Mission creep in Syria . The crushing of the so-called Islamic State’s caliphate is close enough to completion that the difficult and deferred question of what becomes of the Syrian territory that had been part of the caliphate now must be faced directly. Much commentary on this question in the United States is advocating what amounts to a significant expansion of U.S. objectives in Syria by confronting the Damascus regime and its Russian and Iranian backers. U.S. actions on the ground and in the air already have moved in this direction. Incidents have included shooting down Iranian drones and a manned Syrian aircraft, as well as U.S. attacks on what were described as “Iranian-supported” militias. It is remarkable how much the mission in Syria already has creeped and evolved. As Josh Wood puts it, “Over the course of his short tenure, Mr. Trump and his administration went from talking about potentially partnering with Damascus and Moscow against [Islamic State], to appearing absolutely disinterested in the civil war, to bombing Syrian government targets.” The evolution of objectives in the next five months could be just as rapid as in the last five. Given Iran’s significant role in Syria, and the expanding U.S. role there, Syria is one of the places most likely to spark direct warfare between the United States and Iran.

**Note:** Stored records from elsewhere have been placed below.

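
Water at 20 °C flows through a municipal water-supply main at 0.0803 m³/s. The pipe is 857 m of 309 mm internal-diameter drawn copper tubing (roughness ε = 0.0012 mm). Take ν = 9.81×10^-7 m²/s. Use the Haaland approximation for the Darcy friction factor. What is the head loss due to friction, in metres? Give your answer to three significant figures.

h_f ≈ 2.28 m

V = 4Q/(πD²) = 4·0.0803/(π·0.309²) = 1.071 m/s
Re = VD/ν = 1.071·0.309/9.81×10^-7 = 3.37×10^5 → turbulent
ε/D = 0.0012/309 = 3.88×10^-6
Haaland: f = 0.01407
h_f = f(L/D)V²/(2g) = 0.01407·(857/0.309)·1.071²/(2·9.81) = 2.280 m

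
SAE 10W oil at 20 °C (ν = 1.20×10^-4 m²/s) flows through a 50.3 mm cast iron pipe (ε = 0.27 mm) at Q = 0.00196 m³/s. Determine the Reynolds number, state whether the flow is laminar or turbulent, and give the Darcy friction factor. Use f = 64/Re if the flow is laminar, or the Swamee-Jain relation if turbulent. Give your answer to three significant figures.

V = 4Q/(πD²) = 0.9863 m/s
Re = VD/ν = 0.9863·0.0503/1.20×10^-4 = 413
Re < 2300 → laminar → f = 64/Re = 0.1548

Re ≈ 413; laminar; f = 64/Re ≈ 0.155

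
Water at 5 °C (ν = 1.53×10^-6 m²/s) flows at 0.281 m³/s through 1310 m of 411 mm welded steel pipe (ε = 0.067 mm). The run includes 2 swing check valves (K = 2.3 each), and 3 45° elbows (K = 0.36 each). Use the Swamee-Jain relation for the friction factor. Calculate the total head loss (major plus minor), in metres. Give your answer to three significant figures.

H_L ≈ 12.2 m

V = 4Q/(πD²) = 2.118 m/s; V²/2g = 0.2286 m
Re = 5.69×10^5, ε/D = 1.63×10^-4 → f = 0.01497 (Swamee-Jain)
Major: h_f = f(L/D)·V²/2g = 0.01497·3187·0.2286 = 10.91 m
Minor: ΣK = 5.68; h_m = ΣK·V²/2g = 1.299 m
Total H_L = 10.91 + 1.299 = 12.21 m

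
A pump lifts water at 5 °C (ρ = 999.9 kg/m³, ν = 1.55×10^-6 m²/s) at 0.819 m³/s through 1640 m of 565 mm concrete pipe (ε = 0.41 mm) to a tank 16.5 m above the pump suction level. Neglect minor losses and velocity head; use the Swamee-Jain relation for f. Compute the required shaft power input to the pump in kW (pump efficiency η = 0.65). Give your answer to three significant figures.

P_shaft ≈ 567 kW

V = 4Q/(πD²) = 3.267 m/s; Re = 1.19×10^6; ε/D = 7.26×10^-4; f = 0.01860
h_f = f(L/D)V²/2g = 29.36 m
Total head H = z + h_f = 16.5 + 29.36 = 45.86 m
P_hyd = ρgQH = 999.9·9.81·0.819·45.86 = 368.4 kW
P_shaft = P_hyd/η = 368.4/0.65 = 566.8 kW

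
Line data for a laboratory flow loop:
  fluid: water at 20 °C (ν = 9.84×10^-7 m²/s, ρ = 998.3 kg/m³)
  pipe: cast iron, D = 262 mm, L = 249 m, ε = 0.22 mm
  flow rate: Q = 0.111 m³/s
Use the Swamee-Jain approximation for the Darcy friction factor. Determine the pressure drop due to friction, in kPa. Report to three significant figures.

Δp ≈ 39.3 kPa

V = 4Q/(πD²) = 4·0.111/(π·0.262²) = 2.059 m/s
Re = VD/ν = 2.059·0.262/9.84×10^-7 = 5.48×10^5 → turbulent
ε/D = 0.22/262 = 8.40×10^-4
Swamee-Jain: f = 0.01956
h_f = f(L/D)V²/(2g) = 0.01956·(249/0.262)·2.059²/(2·9.81) = 4.017 m
Δp = ρg·h_f = 998.3·9.81·4.017 = 39.34 kPa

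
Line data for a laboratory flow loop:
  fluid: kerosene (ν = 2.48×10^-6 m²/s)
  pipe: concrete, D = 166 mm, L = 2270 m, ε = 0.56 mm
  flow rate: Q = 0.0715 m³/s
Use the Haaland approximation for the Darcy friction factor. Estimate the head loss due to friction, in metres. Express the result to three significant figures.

V = 4Q/(πD²) = 4·0.0715/(π·0.166²) = 3.304 m/s
Re = VD/ν = 3.304·0.166/2.48×10^-6 = 2.21×10^5 → turbulent
ε/D = 0.56/166 = 0.00337
Haaland: f = 0.02761
h_f = f(L/D)V²/(2g) = 0.02761·(2270/0.166)·3.304²/(2·9.81) = 210.0 m

h_f ≈ 210 m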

Displacement from Russia . Incidents with the Syrian regime’s other major backer, Russia, certainly are worth worrying about along with incidents involving Iran. But some of the very reasons for special worry about direct armed conflict with Russia—a nuclear-armed ex-superpower—are also reasons to expect special restraint, along lines similar to what the United States and the USSR displayed throughout the Cold War. Moreover, under the Trump administration Russia does not play the sort of automatic, take-for-granted-as-an-adversary role that Iran plays. We have yet to fathom the full reasons for Trump’s more qualified and even benign posture toward Russia, but there clearly are such reasons. If the administration needs to strike at one of the beasts involved in the Syrian war, that beast will be Iran, even though Russian support probably has been at least as important as Iranian support in shoring up the Assad regime.